Besides my welcome post, the first post about my cancer experience had me asking whether I should have discovered my cancer sooner. This post documented my experience up until middle August of this year. In the end I came to the conclusion that I would not likely have discovered my cancer any sooner due to the lack of cancer-specific symptoms. Really until a lymph node stuck out of my neck it looked like I was having some sort of lung problem.

My next post began with getting the results of a CT scan. This was the first sign of something more serious than just lung problems. My continually deteriorating breathing problems appeared to be caused by a lymph node pushing against my windpipe. I also started to experience (or perhaps started to notice) new symptoms.

After the CT scan I had a biopsy done on the large lymph node sticking out of my neck. In that post I documented my experience getting the biopsy. Going into the biopsy I wish I had read something similar to my post so I knew what to expect.

When the biopsy results came back I had to get a PET scan. The PET scan was necessary due to my biopsy showing I had follicular lymphoma. In this post I not only documented the PET scan experience, but also some of the anxiety I had about the scan.

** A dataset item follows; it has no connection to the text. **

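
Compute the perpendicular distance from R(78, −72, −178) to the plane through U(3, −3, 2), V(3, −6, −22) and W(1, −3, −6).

UV = (0, −3, −24) and UW = (−2, 0, −8), so a normal is n = UV × UW = (24, 48, −6).
d = |24·78 + 48·(-72) + (-6)·(-178) − (-84)| / √(576 + 2304 + 36) = |-432| / 54 = 8.

8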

Yesterday I posted about meeting my oncologist for the first time. I only focused on the first half of that meeting, since the second half will be the subject of my next post. Most of what I remember from first meeting my oncologist was my wife and I determining whether we trusted the oncologist to properly treat my cancer. In the end we both decided the oncologist could be trusted and that doing my cancer treatments locally was a good idea.

At the beginning of this post I noted this was just small recap post. Over the next few days I will blog about seeing the PET scan results, the rush to chemo, getting a port inserted into my chest, and my first chemo experience. For those of you wondering, that all happened in just the last two weeks.